Na dúvida, consulte Confúcio

Já se converteu num ritual para os guardiões do establishment ocidental chorar copiosamente sobre o “fim da ordem mundial liberal”. Alguns pelo menos admitem que, afinal, não é “liberal, nem é mundial, nem é ordem”.

Guardiões de mais baixo escalão podem ser mais realistas, e observar como políticos ocidentais já foram amplamente ultrapassados pela fúria popular em miríades de latitudes, sem deixar de acreditar que seja possível “reconstruir a democracia sobre fundamentos morais”.

Não é. Não, sob o credo neoliberal predominante, esse NHA (“Não Há Alternativa”, ing. TINA,There Is No Alternative“). Os guardiões, à esquerda e à direita, simplesmente não conseguem compreender o crescimento das forças populares – porque os que estejam sob influência das forças populares veem claramente o quanto e como os mitos do “estado de direito” e da “soberania nacional” vão rapidamente dissolvendo-se na lama. Aqueles guardiões, no melhor dos casos, lamentam com nostalgia “a perda da influência que a elite um dia teve”.

China, Rússia, Irã e Turquia – todos esses estados implicados na integração da Eurásia – podem ser classificados como sistemas autoritários em diferentes níveis. E há de haver quem argumente que, com exceção da China, todos esses estados ainda têm desempenho econômico abaixo dos respectivos verdadeiros potenciais.

Mesmo assim, todos esses estados valorizam acima de qualquer outro valor a própria soberania nacional, em sistema multipolar. Esse é o contraponto conceitual que esses estados oferecem à (des)ordem (nada)liberal mundial. Assim esses estados respondem ao NHA/TINA.

Quanto à “perda da influência que a elite um dia teve” é palavra-código para o amancebamento de ricos e poderosos que alardeiam democracias falsamente morais, que só fazem desmascarar o medo profundo que aquelas ‘elites’ sentem de que o momento unipolar do ocidente esteja em rápido processo de dissolução.

Todas essas contradições aparecem muito visíveis, quando se examina a União Europeia. A UE, desde o Tratado de Maastricht, foi manobrada para se tornar o que a própria Angela Merkel definiu como Bundesrepublik Europa – República Federal da Europa.

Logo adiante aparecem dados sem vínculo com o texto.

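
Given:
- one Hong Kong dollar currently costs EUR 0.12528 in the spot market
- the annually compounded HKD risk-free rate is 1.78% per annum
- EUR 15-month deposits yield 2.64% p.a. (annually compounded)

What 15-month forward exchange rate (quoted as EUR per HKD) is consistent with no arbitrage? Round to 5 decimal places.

T = 15/12 years.
EUR accumulates by (1 + 0.0264)^(15/12) = 1.0331082.
Growth of 1 HKD over T: (1 + 0.0178)^(15/12) = 1.0222993.
CIP: F = S · (grow EUR)/(grow HKD) = 0.12528 × 1.0331082/1.0222993 = 0.1266046 EUR per HKD.

0.12660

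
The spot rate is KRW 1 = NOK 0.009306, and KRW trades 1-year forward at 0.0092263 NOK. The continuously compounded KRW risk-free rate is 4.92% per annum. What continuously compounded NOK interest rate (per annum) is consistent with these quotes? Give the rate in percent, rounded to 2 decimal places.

T = 1 year.
F/S = 0.0092263/0.009306 = 0.9914356 = (growth of NOK) / (growth of KRW).
The KRW side grows by e^(0.0492×1) = 1.0504304.
That pins the NOK growth at 1.0414341.
Take logs: ln 1.0414341 / 1 = 0.040599, so 4.06%.

4.06%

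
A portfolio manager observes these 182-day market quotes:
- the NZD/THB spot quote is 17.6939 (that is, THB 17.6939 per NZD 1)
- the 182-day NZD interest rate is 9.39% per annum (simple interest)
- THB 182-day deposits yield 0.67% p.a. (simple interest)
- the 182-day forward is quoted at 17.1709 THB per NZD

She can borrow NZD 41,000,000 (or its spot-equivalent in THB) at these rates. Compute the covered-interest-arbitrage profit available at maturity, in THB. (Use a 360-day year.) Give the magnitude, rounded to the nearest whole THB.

THB 9,520,121

T = 182/360 years.
Route A — deposit NZD, sell forward: 41,000,000 × 1.04747166667 × 17.1709 = THB 737,427,280.89.
Route B — convert at spot, deposit THB: 41,000,000 × 17.6939 × 1.00338722222 = THB 727,907,160.02.
The quoted forward overvalues NZD, so borrow THB, buy NZD at spot, deposit the NZD at 9.39%, and sell the proceeds forward at 17.1709.
Arbitrage profit = |737,427,280.89 − 727,907,160.02| = THB 9,520,121.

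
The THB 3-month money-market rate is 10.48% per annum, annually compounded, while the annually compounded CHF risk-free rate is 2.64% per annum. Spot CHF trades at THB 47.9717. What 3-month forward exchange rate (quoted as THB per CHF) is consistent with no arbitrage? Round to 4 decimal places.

T = 3/12 years.
Growth of 1 THB over T: (1 + 0.1048)^(3/12) = 1.02522908.
CHF growth factor: (1 + 0.0264)^(3/12) = 1.00653565.
CIP: F = S · (grow THB)/(grow CHF) = 47.9717 × 1.02522908/1.00653565 = 48.862633 THB per CHF.

48.8626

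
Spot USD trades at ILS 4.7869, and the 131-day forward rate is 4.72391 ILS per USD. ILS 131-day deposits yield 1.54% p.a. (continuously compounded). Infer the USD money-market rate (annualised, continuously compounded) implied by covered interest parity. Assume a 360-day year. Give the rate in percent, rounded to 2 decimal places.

5.18%

T = 131/360 years.
CIP gives F = S · g_ILS/g_USD, so g_ILS/g_USD = 4.72391/4.7869 = 0.9868412.
The ILS side grows by e^(0.0154×131/360) = 1.0056196.
So the USD growth factor = 1.0190288.
r = ln(1.0190288)/(131/360) = 0.051802 → 5.18%.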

Quem conheça Bruxelas sabe como aquelas ondas de eurocratas isentos de impostos amamentam um sistema kafkiano de regulação burocraticamente ultracentralizado, ao mesmo tempo em que os próprios eurocratas mantêm-se completamente distantes e sem qualquer contato com europeus reais normais.

A noção da União Europeia como promotora de “integração econômica” incluindo pesadas doses de ‘austeridade’ não pode ser mais antidemocrática.

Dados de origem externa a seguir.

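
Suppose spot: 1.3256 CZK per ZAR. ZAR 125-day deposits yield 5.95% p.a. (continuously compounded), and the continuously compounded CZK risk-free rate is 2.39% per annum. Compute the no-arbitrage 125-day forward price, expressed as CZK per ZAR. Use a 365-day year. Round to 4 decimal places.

1.3095

T = 125/365 years.
CZK accumulates by e^(0.0239×125/365) = 1.0082185.
Growth of 1 ZAR over T: e^(0.0595×125/365) = 1.0205857.
So F = 1.3256 × 1.0082185 / 1.0205857 = 1.309537 (CZK/ZAR).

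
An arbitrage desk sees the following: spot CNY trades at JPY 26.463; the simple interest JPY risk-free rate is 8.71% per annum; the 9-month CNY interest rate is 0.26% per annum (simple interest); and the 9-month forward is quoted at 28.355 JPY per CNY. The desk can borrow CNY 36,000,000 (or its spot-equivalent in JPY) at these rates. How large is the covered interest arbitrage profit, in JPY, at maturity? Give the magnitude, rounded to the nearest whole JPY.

JPY 7,869,484

T = 9/12 years.
Invest the CNY and cover forward: 36,000,000 × 1.001950 × 28.355 = JPY 1,022,770,521.00.
Convert at spot and invest in JPY: 36,000,000 × 26.463 × 1.065325 = JPY 1,014,901,037.10.
The quoted forward overvalues CNY, so borrow JPY, buy CNY at spot, deposit the CNY at 0.26%, and sell the proceeds forward at 28.355.
Profit = 1,022,770,521.00 − 1,014,901,037.10 = JPY 7,869,484.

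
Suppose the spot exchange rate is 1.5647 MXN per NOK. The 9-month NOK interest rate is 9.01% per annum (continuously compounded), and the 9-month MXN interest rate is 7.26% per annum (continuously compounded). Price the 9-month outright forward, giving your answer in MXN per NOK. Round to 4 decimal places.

1.5443

T = 9/12 years.
MXN accumulates by e^(0.0726×9/12) = 1.0559597.
NOK accumulates by e^(0.0901×9/12) = 1.0699105.
Forward (MXN per NOK) = 1.5647 × 1.0559597 / 1.0699105 = 1.544298.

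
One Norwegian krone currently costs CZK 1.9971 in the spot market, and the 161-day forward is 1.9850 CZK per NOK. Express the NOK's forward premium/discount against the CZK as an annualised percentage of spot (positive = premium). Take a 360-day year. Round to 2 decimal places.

-1.35%

T = 161/360 years.
Period premium: (1.9850 − 1.9971)/1.9971 = -0.0060588.
Per annum: -0.0060588 / (161/360) = -0.013548 = -1.35%.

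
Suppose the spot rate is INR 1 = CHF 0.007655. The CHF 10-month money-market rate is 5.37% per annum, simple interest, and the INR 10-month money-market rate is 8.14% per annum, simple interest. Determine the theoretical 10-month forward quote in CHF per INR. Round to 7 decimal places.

T = 10/12 years.
CHF accumulates by 1 + 0.0537×10/12 = 1.044750.
Growth of 1 INR over T: 1 + 0.0814×10/12 = 1.0678333.
CIP: F = S · (grow CHF)/(grow INR) = 0.007655 × 1.044750/1.0678333 = 0.007489522 CHF per INR.

0.0074895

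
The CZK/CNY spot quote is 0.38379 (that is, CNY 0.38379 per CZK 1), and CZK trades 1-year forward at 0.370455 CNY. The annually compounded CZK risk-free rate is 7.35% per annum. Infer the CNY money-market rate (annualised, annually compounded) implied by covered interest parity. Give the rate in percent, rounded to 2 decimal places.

3.62%

T = 1 year.
F/S = 0.370455/0.38379 = 0.9652544 = (growth of CNY) / (growth of CZK).
The CZK side grows by (1 + 0.0735)^1 = 1.073500.
So the CNY growth factor = 1.0362006.
r = 1.0362006^(1/1) − 1 = 0.036201 → 3.62%.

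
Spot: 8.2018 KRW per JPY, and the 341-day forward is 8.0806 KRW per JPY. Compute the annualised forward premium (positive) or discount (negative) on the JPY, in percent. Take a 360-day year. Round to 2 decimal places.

-1.56%

T = 341/360 years.
Period premium: (8.0806 − 8.2018)/8.2018 = -0.0147772.
Annualise by dividing by T: -0.0147772 / (341/360) = -0.015601 → -1.56%.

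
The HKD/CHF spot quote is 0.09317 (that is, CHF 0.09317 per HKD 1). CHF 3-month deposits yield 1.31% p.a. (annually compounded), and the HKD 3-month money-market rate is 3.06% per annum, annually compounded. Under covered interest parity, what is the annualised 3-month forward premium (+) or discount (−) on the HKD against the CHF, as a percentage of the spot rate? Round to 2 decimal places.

-1.71%

T = 3/12 years.
F = S · g_CHF/g_HKD = 0.09317 × 1.003259/1.0075638 = 0.09277193.
Annualised premium = (F − S)/S × (1/T) = (0.09277193 − 0.09317)/0.09317 ÷ (3/12) = -1.71%.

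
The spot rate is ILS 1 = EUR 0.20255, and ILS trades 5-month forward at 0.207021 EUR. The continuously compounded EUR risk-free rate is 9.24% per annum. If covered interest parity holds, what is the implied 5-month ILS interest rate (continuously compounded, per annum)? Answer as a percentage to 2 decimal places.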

Acrescentem-se a isso os escândalos nos altos escalões do estado, que nada fazem além de desgastar e corroer a fé na primazia do modelo da democracia liberal ocidental. O mais recente envolve a real possibilidade de que o coronel Gaddafi tenha muito provavelmente financiado a campanha presidencial de Sarkozy em 2007 na França; negócio extraordinariamente sinistro pelo qual se veem as políticas de energia, as política da água, e os proverbiais grandes contratos de compra de armas para os quais as democracias liberais ocidentais descartam completamente qualquer preocupação moral decente.

Agora comparem tudo isso e esses, com Xi Jinping, elevado a hexin lingdao (o núcleo da liderança do PCC), espécie de primus inter pares numa versão sínica da República de Platão. A teoria política do Iluminismo greco-romano já não é o único pôquer que rola na cidade. Mas ainda não se vê qualquer sinal de que o ocidente tomado de húbris comece a aprender com Confúcio.

*****

* A expressão cognitive dissonance (ing.) e dissonance cognitive (fr.) aparece, com o significado que nos interessa aos estudos sociais, com Franz Fanon:

“Às vezes as pessoas têm uma crença central, muito forte. Quando são confrontadas com evidências que operam contra aquela crença, é difícil para elas aceitar a nova evidência. Assim se cria um sentimento extremamente desconfortável, que se chama “cognição dissonante“. E, porque lhes é muito importante proteger a crença central já existente, as pessoas racionalizam, ignoram e até negam qualquer evidência que não se encaixe naquela crença central” [Frantz Fanon, Pele negra, máscaras brancas (1963)].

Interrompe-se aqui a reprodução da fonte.